暖かな夕暮れ
ずしりと重い雰囲気をシャワーで流し終わった2人がリビングに戻ると、賑やかな笑い声が聞こえてきた。
「なに、どうしたの?」
不思議そうに、眉間にしわを寄せながら、笹川はゲラゲラと笑う雄太をみる。
「ああ、いや、森宮さんが、懐かしいのするからさあ」
そういって目尻に溜まった涙を人さし指に滲ませる。当然、華と笹川2人の目線は森宮に注がれた。その女子2人の眼差しを大きな体に受けた森宮は、すこし慌て、なにを思ったのか何故か会釈をした。
「ゆうくんなに? なつかしいのって」
「ほら、中学校くらいに流行ったさぁ……」
「ええ? なにそれ」
もだもだと流れる会話と、少し照れている森宮の雰囲気に痺れを切らしたのか、笹川がそんな雰囲気をバッサリと切った。
「してみればいいじゃない、ハイ」
そうパンと手を叩く。それを合図のように少し背を丸めていた森宮は背をシャキッと伸ばし、口をすぼめる。そして手をクネクネとさせながら、森宮は言った。
「突撃!タコ人間!いや人間やないか〜〜い!」
ビシッと効果音が聞こえそうなほど決まった後、部屋にはシンと、静かな雰囲気が流れた。ご察しの通り、面白くない。つまり、滑ったのである。
森宮の額からはタラリと冷や汗が流れる。森宮は、腹を抱えながらクツクツと笑っている雄太しか見れなかった。
しかし、横から感じる、笹川の冷ややかな目線は確かに感じ取っていた。
「……流行ったっけ?」
「面白くないわね」
横からまたもバッサリと切られる森宮はシュンとした様子で呟く。
「このご時世にあんなギャグの振り方、パワハラですよ……」
「言うようになったわね」
「笹川さんらしいし、森宮さんらしい……」
そう華が微笑む。

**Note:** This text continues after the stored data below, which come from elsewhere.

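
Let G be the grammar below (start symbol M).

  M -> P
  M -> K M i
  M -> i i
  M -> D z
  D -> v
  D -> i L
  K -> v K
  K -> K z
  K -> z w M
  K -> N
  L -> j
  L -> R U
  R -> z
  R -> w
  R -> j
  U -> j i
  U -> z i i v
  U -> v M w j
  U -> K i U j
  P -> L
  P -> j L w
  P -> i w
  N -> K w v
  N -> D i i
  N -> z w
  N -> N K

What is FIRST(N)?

From N -> K w v: add FIRST(K) = { i, v, z }.
From N -> D i i: add FIRST(D) = { i, v }.
N -> z w contributes {z}.
From N -> N K: add FIRST(N) = { i, v, z }.
Union: FIRST(N) = { i, v, z }.

{ i, v, z }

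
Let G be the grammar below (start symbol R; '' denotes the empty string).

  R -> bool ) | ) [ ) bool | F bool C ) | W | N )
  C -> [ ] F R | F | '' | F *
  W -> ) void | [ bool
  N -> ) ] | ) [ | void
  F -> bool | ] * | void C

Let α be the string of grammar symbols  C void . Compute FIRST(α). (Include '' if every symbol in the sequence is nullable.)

Add FIRST(C)\{''} = { [, ], bool, void }; C is nullable, continue.
void is a terminal; add {void} and stop.

{ [, ], bool, void }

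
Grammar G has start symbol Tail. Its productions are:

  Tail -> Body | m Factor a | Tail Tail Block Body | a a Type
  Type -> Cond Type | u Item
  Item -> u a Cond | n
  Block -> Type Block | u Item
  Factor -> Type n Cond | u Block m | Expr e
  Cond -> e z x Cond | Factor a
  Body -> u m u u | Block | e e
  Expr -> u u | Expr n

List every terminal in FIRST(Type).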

雄太はその顔を見て少し安心したような顔をすると、またフフッと笑いがこみ上げてきた。
「フッ……たこ……フフッ……」
また腹を抱えてクツクツと笑う雄太に、次は3人が冷ややかな目線を送った。
「あなたの彼氏、ツボ浅いのね」
「俺のあのギャグでつぼっちゃったんですかねぇ…」
華は2人からそう話かれられ苦笑いしつつ、雄太をみる。笑いすぎで耳が赤くなるのは常であったが、ここのところ、事件が発生してからというもの、全く見てなかった光景に胸がジワリと暖かくなった。
「……もっとしてあげてください、タコ」
「ええ?! 笹川さんよりパワハラじゃないですか」
そう素でいう森宮に、華も笑う。
「してあげなさいよ」
「ちょっと、ひどいですよ皆さん」
雄太は爆笑、華と笹川は微笑み、森宮も焦りがらも笑っている。
4人が4人とも、緊張から解き放たれたような空間は、外を、足を忘れさせてくれるような時間であった。そんな光景をみながら、ずっとこれであればいいのにと、心から笑いながら華の心にすこしだけ、一欠片だけ、寂しさを落としていった。